Die "Impulse" sind das wichtigste Theaterfestival der Freien Theaterszene im deutschsprachigen Raum. Nun ist die Ausgabe 2011 mit der Preisverleihung zu Ende gegangen. Zwölf Tage mit rund 70 Veranstaltungen und 10.000 Zuschauern haben Zeiten und Orte zum Tanzen gebracht.

Von Karin Fischer | 11.07.2011
    "Seit zwanzig Jahren präsentiert "Impulse", was die Entwicklung des Theaters in den folgenden Jahren beeinflussen wird", heißt es im Programmheft. Nach Sichtung der diesjährigen Auswahl wäre das dann wohl: die vollständige Abschaffung des Schauspielers zugunsten eines moderierenden, Welt erklärenden, wahlweise sich selbst suchenden oder turnenden "Performers".

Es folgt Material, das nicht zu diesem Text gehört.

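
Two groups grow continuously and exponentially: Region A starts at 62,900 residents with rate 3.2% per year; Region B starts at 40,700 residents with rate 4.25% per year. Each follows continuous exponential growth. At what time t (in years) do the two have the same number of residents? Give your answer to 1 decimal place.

t ≈ 41.5 years

62900·e^(0.032t) = 40700·e^(0.0425t)
62900/40700 = e^((0.0425 − 0.032)t) → ln(1.54545) = 0.0105·t
t = 0.43532 / 0.0105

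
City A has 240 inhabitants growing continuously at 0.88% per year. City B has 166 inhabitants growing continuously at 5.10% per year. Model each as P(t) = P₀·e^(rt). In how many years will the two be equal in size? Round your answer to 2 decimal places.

t ≈ 8.74 years

240·e^(0.0088t) = 166·e^(0.051t)
240/166 = e^((0.051 − 0.0088)t) → ln(1.44578) = 0.0422·t
t = 0.36865 / 0.0422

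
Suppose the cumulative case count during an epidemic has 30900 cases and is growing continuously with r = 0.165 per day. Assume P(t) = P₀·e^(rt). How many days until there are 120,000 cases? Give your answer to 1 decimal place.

120000 = 30900 · e^(0.165·t)
t = ln(120000/30900) / 0.165 = ln(3.8835) / 0.165 = 1.35674 / 0.165

t ≈ 8.2 days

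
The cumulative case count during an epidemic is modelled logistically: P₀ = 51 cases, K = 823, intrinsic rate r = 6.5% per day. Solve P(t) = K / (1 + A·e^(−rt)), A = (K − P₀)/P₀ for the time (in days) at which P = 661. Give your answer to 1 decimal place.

A = (823 − 51)/51 = 15.13725
661 = 823/(1 + 15.13725·e^(−0.065t)) → 1 + 15.13725·e^(−0.065t) = 1.24508
e^(−0.065t) = 0.016191 → t = ln(61.76374)/0.065 = 4.12332/0.065

t ≈ 63.4 days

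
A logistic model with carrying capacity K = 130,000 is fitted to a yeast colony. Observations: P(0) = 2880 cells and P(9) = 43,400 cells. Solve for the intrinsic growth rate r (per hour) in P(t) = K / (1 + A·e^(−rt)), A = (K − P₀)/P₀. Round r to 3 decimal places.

r ≈ 0.344 per hour

A = (130000 − 2880)/2880 = 44.13889
43400 = 130000/(1 + 44.13889·e^(−r·9)) → e^(−9r) = (2.99539 − 1)/44.13889 = 0.045207
r = −ln(0.045207)/9 = 3.0965/9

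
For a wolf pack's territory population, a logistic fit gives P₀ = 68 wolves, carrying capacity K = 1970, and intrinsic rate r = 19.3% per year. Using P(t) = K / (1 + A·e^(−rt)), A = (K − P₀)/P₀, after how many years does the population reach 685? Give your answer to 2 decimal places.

t ≈ 14.00 years

A = (1970 − 68)/68 = 27.97059
685 = 1970/(1 + 27.97059·e^(−0.193t)) → 1 + 27.97059·e^(−0.193t) = 2.87591
e^(−0.193t) = 0.067067 → t = ln(14.91039)/0.193 = 2.70206/0.193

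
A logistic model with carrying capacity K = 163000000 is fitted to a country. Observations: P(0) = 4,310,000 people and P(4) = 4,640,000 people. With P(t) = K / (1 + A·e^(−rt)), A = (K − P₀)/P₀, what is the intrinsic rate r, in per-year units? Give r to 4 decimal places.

r ≈ 0.0190 per year

A = (163000000 − 4310000)/4310000 = 36.81903
4640000 = 163000000/(1 + 36.81903·e^(−r·4)) → e^(−4r) = (35.12931 − 1)/36.81903 = 0.926948
r = −ln(0.926948)/4 = 0.07586/4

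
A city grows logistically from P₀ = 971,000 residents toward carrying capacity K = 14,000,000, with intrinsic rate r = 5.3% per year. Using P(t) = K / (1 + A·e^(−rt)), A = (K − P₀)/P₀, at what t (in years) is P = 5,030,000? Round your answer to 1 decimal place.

A = (14000000 − 971000)/971000 = 13.41813
5030000 = 14000000/(1 + 13.41813·e^(−0.053t)) → 1 + 13.41813·e^(−0.053t) = 2.7833
e^(−0.053t) = 0.132902 → t = ln(7.52432)/0.053 = 2.01814/0.053

t ≈ 38.1 years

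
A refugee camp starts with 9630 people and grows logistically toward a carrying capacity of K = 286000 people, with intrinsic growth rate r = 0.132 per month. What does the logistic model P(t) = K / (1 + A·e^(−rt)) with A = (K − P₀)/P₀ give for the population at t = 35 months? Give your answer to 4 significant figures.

A = (286000 − 9630)/9630 = 28.69886
P(35) = 286000 / (1 + 28.69886·e^(−0.132·35)) = 286000 / (1 + 28.69886·0.009853)
= 286000 / 1.28276 ≈ 222956.06

≈ 223,000 people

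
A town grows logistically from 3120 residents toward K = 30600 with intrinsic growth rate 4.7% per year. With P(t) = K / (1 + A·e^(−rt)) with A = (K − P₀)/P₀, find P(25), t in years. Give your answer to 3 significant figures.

≈ 8,230 residents

A = (30600 − 3120)/3120 = 8.80769
P(25) = 30600 / (1 + 8.80769·e^(−0.047·25)) = 30600 / (1 + 8.80769·0.308819)
= 30600 / 3.71998 ≈ 8225.85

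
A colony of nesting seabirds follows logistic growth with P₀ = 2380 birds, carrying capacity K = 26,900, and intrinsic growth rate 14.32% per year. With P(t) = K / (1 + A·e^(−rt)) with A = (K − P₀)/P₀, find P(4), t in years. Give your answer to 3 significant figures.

≈ 3,950 birds

A = (26900 − 2380)/2380 = 10.30252
P(4) = 26900 / (1 + 10.30252·e^(−0.1432·4)) = 26900 / (1 + 10.30252·0.563944)
= 26900 / 6.81005 ≈ 3950.05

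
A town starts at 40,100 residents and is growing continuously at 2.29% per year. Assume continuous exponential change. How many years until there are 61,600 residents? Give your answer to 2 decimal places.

t ≈ 18.75 years

61600 = 40100 · e^(0.0229·t)
t = ln(61600/40100) / 0.0229 = ln(1.53616) / 0.0229 = 0.42929 / 0.0229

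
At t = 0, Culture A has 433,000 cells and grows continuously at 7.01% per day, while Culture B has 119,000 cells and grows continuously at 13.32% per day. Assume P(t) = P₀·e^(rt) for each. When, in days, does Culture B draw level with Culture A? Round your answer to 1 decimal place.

433000·e^(0.0701t) = 119000·e^(0.1332t)
433000/119000 = e^((0.1332 − 0.0701)t) → ln(3.63866) = 0.0631·t
t = 1.29161 / 0.0631

t ≈ 20.5 days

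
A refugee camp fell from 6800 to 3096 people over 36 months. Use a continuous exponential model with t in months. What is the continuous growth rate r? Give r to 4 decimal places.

3096 = 6800 · e^(r·36)
e^(36r) = 3096/6800 = 0.45529
r = ln(0.45529) / 36 = -0.78681 / 36

r ≈ -0.0219 per month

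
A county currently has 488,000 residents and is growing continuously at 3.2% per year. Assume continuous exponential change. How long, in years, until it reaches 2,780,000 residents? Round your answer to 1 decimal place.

t ≈ 54.4 years

2780000 = 488000 · e^(0.032·t)
t = ln(2780000/488000) / 0.032 = ln(5.69672) / 0.032 = 1.73989 / 0.032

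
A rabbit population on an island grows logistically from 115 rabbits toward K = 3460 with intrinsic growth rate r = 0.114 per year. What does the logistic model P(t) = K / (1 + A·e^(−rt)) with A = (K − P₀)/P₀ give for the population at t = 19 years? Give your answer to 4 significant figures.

A = (3460 − 115)/115 = 29.08696
P(19) = 3460 / (1 + 29.08696·e^(−0.114·19)) = 3460 / (1 + 29.08696·0.114635)
= 3460 / 4.33439 ≈ 798.27

≈ 798.3 rabbits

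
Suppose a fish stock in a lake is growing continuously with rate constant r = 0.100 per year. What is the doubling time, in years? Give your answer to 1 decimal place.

doubling time = ln(2) / |r| = 0.69315 / 0.1

doubling time ≈ 6.9 years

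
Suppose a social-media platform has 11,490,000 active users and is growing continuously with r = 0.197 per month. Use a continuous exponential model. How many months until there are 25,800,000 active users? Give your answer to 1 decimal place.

25800000 = 11490000 · e^(0.197·t)
t = ln(25800000/11490000) / 0.197 = ln(2.24543) / 0.197 = 0.8089 / 0.197

t ≈ 4.1 months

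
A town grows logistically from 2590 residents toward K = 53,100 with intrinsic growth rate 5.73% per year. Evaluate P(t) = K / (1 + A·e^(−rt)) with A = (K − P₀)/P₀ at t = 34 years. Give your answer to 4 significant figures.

≈ 14,050 residents

A = (53100 − 2590)/2590 = 19.50193
P(34) = 53100 / (1 + 19.50193·e^(−0.0573·34)) = 53100 / (1 + 19.50193·0.14253)
= 53100 / 3.77962 ≈ 14049.04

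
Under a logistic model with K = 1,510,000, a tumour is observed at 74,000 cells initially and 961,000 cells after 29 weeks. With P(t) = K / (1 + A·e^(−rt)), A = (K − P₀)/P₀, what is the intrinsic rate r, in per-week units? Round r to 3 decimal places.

r ≈ 0.122 per week

A = (1510000 − 74000)/74000 = 19.40541
961000 = 1510000/(1 + 19.40541·e^(−r·29)) → e^(−29r) = (1.57128 − 1)/19.40541 = 0.029439
r = −ln(0.029439)/29 = 3.52543/29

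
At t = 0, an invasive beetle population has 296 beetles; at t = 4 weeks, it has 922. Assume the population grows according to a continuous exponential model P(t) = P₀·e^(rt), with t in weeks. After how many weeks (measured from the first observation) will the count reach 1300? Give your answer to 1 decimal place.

r = ln(922/296) / 4 ≈ 0.284046 per week
t = ln(1300/296) / r = 1.47976 / 0.284046 ≈ 5.21

t ≈ 5.2 weeks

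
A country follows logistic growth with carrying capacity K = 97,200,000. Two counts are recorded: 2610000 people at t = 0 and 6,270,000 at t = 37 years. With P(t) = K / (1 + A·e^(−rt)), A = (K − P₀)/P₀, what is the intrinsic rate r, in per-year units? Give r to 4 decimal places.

A = (97200000 − 2610000)/2610000 = 36.24138
6270000 = 97200000/(1 + 36.24138·e^(−r·37)) → e^(−37r) = (15.50239 − 1)/36.24138 = 0.400161
r = −ln(0.400161)/37 = 0.91589/37

r ≈ 0.0248 per year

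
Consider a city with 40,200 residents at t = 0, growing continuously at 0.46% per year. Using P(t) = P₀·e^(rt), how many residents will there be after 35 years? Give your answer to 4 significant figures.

P(35) = 40200 · e^(0.0046·35) = 40200 · e^(0.161)
= 40200 · 1.17468 ≈ 47222.34

≈ 47,220 residents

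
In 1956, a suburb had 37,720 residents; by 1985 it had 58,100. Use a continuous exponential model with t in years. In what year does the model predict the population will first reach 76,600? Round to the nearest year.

r = ln(58100/37720) / 29 = 0.43198/29 ≈ 0.014896 per year
t = ln(76600/37720) / r = 0.70841/0.014896 ≈ 47.56 years after 1956

year 2004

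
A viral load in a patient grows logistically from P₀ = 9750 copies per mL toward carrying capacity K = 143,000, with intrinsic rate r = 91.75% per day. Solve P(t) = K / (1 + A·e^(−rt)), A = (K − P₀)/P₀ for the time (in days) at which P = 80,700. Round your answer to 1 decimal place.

t ≈ 3.1 days

A = (143000 − 9750)/9750 = 13.66667
80700 = 143000/(1 + 13.66667·e^(−0.9175t)) → 1 + 13.66667·e^(−0.9175t) = 1.772
e^(−0.9175t) = 0.056487 → t = ln(17.70305)/0.9175 = 2.87374/0.9175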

    Die Abschaffung von Stücken zugunsten reiner "Projekte". Die Überschreitung aller Grenzen zu Kirmes, Klischee und Kindergeburtstag im Namen von Dekonstruktion und Kritik, wahlweise auch der Globalisierung. Die nicht enden wollende Präsenz mehr oder weniger glücklicher Laien auf der Bühne. Und im Theater der Zukunft fände sich eine sehr spezielle Form des theatralen Heimatschutzes, der vor allem auf untergehende Kulturen zielt: den männlichen Österreicher im Rabtal; den Ruhrgebietsbeamten auf Zeche Zollverein; oder den Cowboy.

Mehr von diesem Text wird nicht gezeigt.